The anxiety stays with me
when I say goodbye to him,
walk through the
empty waiting room
and down the road
towards the railway station.
The anxiety is so strong
that I am not even able
to collect my thoughts
in order to formulate
the burning question:
How will they take this?
What am I going to say?
The anxiety stays with me.
It is tearing me apart
as I am standing
on the platform
and have some minutes
before my train arrives.

*
But then!
There!
In the December afternoon sun,
something happens.
I turn towards it.
I make contact with it.
And suddenly I am able to say,
OK,
now it’s like this.
Like this it is.
And here I stand.
And the anxiety goes away.
And I am
peaceful.
It is now.
It is singing in metal.
Bells.
Strings.
We can feel it vibrating.
We recognize it.
It is our
sound.
It is us.
It is clinging.
Ringing.Rhythmically beating
and alive.
We are gone.
We are born.
We are passing in and out of this.
Everything is rhythm.
All is changing
in sound
and pace.
I board
the train.
You are sounding.
I am sounding.
You come.
It is the ringing of the light.
This
is the deep sounds of bass in us.
And a melody of light.
A dance.
We’ll see.

 

It proceeds tentatively.
I am without any clues.
Without guiding principles.
Leaning forward.
Put words on it.
Get something in place.
Word for word.
Letter for letter.
My thought was:
This will be as it will be.
This is like it is.
An enormous confidence rose in me
and filled me.
Not a confidence in me becoming well,
or that something special
was going to happen at all.
I had no clues except this one:
A feeling that told me
that when it is darkening around the heart,
and the time is shrinking,
you have to embrace the fear
and give yourself over
to an insane confidence.A confidence that told me
that the very best thing to do for me
was to be where I am,
be alive
in that which is.
The anxiety really did disappear.
I could board the train.
They would have to be like they are.
And I was like I was.
Everything is like it is.
And so it was.
So it was to be.

*From the train
I saw
a heron
flying
with heavy
movements of its wings
outwards over
the huge illuminated
expanse
of the ocean.

Helge Torvund  (born 20 August 1951) is a Norwegian psychologist, poet, essayist, literary critic and children’s writer. He was born in Hå municipality and is brother of sculptor Gunnar Torvund.
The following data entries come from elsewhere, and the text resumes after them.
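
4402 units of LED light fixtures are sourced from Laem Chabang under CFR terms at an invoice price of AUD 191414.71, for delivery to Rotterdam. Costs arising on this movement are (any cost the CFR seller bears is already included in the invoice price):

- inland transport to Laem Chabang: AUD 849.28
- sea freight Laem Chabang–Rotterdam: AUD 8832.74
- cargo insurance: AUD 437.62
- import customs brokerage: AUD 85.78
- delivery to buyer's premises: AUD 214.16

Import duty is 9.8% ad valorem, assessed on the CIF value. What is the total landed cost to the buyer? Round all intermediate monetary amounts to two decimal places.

Total landed cost: AUD 210953.80

CFR: the seller pays costs through ocean freight to the destination port, but not insurance.
Already in the invoice (seller's account under CFR): inland to port, freight — exclude.
CIF value = CFR price + insurance = 191414.71 + 437.62 = 191852.33
Import duty = 191852.33 × 9.8% = 18801.53
Buyer bears: insurance 437.62 + brokerage 85.78 + delivery 214.16 + duty 18801.53 = 19539.09
Landed cost = invoice 191414.71 + 19539.09 = 210953.80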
He made his literary debut in 1977 with Hendene i byen. In 1989 he was awarded the Nynorsk Literature Prize for the poetry collection Den monotone triumf. He received the Herman Wildenvey Poetry Award in 2016. From 2015 he has been writing monthly in the newspaper Klassekampen. One of these articles has been translated and published by York Art Gallery as “Carnal Light”.

He was awarded the Dobloug Prize in 2018.